Today, I started back to the gym! Its so important for me to keep myself as a priority in the busyness of life. I so easily can get caught up in other things and leave myself out. Do you have this problem too? I have focused a lot on myself and my weight loss goal over the last 2 yrs. But... even though I have done well I know there is more I can do and people I can help along the way. Telling my story is going to be just 1 of the ways I "Shine in 09"!! This is an emotional journey so it will come in segments! I will also add hints, tips and healthy eating choices along the way! This is for my Peeps!! ;)

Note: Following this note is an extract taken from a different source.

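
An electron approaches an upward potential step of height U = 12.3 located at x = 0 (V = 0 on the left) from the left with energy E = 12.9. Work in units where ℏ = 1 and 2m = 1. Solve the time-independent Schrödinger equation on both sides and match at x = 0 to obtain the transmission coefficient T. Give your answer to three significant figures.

On each side the TISE gives plane waves with k = √(2m(E − V))/ℏ: k₁ = √(2·½·12.9) = 3.592, k₂ = √(2·½·0.6) = 0.7746.
Continuity of ψ and ψ′ at the step yields the reflection amplitude r = (k₁ − k₂)/(k₁ + k₂) = 0.6452; thus R = |r|² = 0.4163, T = 0.5837.

T = 0.584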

This is my story... I was just so tired of where I was at, how I felt and what I thought I looked like in clothes... not to mention the "at risk" health issues that were very apparent! I wanted to do nothing, go nowhere and least of all in the summer. I hid my pain and self disgust well! I got a little nudge from a friend and that was all she wrote! I decided that I AM WORTH IT! I am worth the effort to try... I am worth the effort to possibly fail... I am worth it no matter what the outcome. I decided to be take it slow... have patience and be happy with whatever I accomplished... no matter how big or how small the success! I did take it slow... but I was full committed! I started with Weight Watcher's... weekly meeting with some neighbors. I am ashamed to say that when I went with them I felt comfortable because I was "smaller"... so to me.. "not as bad" as them or others. Who knew I was so shallow?? I sure didn't... but was really ashamed at my thoughts. When I got on the scale and it read "the deadly number" I was physically ill. My heart was in my throat and I don't know how I held back the tears. I couldn't believe what it said... but I knew it was true. I also knew that the next week would be better... it had to be... this was ROCK BOTTOM!!
Love to you all... I pray you find a way to "Shine in 09"!